Reforming the Farm Bill

Today in congress debate ensued over the Farm Bill. The Bill aimed to reduce the enormous amount of subsidies that the large farming corporations are currently receiving. They want to instead only give subsidies to the smaller farms in amounts of no more than $5,000.

By doing this they believe that the imbalance between large and small scale farmers will be remedied.

However, important issues regarding this bill were brought up in congress that really shook the ground, causing the Bill to fall short by only 6 votes.

Research says that 200 years ago 86% of Americans were farmers as compared to less than 4% today. With population growing like it has, one would think that there would be more, right? The answer to that question lies in how apparently non-profitable and uneconomical it is to actually be a farmer. Which is why the subsidies exist in the first place.
Part of the issue is that the large farms all produce the same stuff: corn, rice, soy, and grain and feed for cattle and pig. These farms then produce more, and compete with each other, driving the prices down. Seems like a good thing? These cheap prices mean that the farmers make little to nothing on their products, and then NEED the subsidy to make up for it. Smaller farms can't compete with that, they simply cannot offer at the same prices because the volume of production is so vastly different.

So now we have a market flooded with products made from these cheap, highly subsidized, crops. High fructose corn syrup, hydrogenated fats made from soybeans... these ingredients can make for very cheap, prepackaged, unhealthy snacks and foods. Farmers who produce healthy fruits and vegetables are not subsidized as heavily and so the gap between healthy and unhealthy foods continues to grow. Consumers of lower income are offered little choice but to stock up and buy the less nutritious foods.

If 2/3 of Americans are overweight or obese, is it not clear that we have plenty of food? Health problems ensue from over consuming the WRONG foods.

But will this Bill really fix that?

Ideally, the subsidy cuts will cause the large farms to produce less (because the only reason they over produce is to get the subsidy...). Less production means higher demand which means higher prices. These higher prices will then be competing with the higher prices that the smaller farms have to charge.
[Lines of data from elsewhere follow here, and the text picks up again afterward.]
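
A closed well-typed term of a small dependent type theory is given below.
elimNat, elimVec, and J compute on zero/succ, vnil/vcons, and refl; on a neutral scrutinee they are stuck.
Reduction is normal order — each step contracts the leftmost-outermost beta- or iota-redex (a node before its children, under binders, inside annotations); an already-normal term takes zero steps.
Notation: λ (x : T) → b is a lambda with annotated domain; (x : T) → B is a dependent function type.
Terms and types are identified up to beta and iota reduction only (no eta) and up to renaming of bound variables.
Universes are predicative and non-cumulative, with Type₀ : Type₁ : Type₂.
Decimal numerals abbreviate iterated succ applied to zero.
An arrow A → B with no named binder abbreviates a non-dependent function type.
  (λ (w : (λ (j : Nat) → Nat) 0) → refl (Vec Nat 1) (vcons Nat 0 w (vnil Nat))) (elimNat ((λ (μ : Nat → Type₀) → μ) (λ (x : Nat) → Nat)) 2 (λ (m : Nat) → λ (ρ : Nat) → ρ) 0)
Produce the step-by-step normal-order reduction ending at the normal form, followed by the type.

normal-order reduction:
  (λ (w : (λ (j : Nat) → Nat) 0) → refl (Vec Nat 1) (vcons Nat 0 w (vnil Nat))) (elimNat ((λ (μ : Nat → Type₀) → μ) (λ (x : Nat) → Nat)) 2 (λ (m : Nat) → λ (ρ : Nat) → ρ) 0)
  ~> refl (Vec Nat 1) (vcons Nat 0 (elimNat ((λ (w : Nat → Type₀) → w) (λ (j : Nat) → Nat)) 2 (λ (μ : Nat) → λ (x : Nat) → x) 0) (vnil Nat))
  ~> refl (Vec Nat 1) (vcons Nat 0 2 (vnil Nat))
type:
  Eq (Vec Nat 1) (vcons Nat 0 2 (vnil Nat)) (vcons Nat 0 2 (vnil Nat))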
Eventually a carton of beautifully ripe strawberries will be the same as a box of Twinkies and all of America will be fit and healthy. In an ideal World.

In actuality, companies that produce the artificially sweetened, fatty, preservative filled foods will simply begin to import their high fructose corn syrup and soybean made hydrogenated fat from other countries that will seize the opportunity. Perhaps nothing would change except for the extinction of all farms in America since the government would no longer be supporting them (after all, $5,000 is really such a small number). A carton of fresh, organic strawberries will still cost $6 dollars and those delicious Twinkies will still cost me only $3.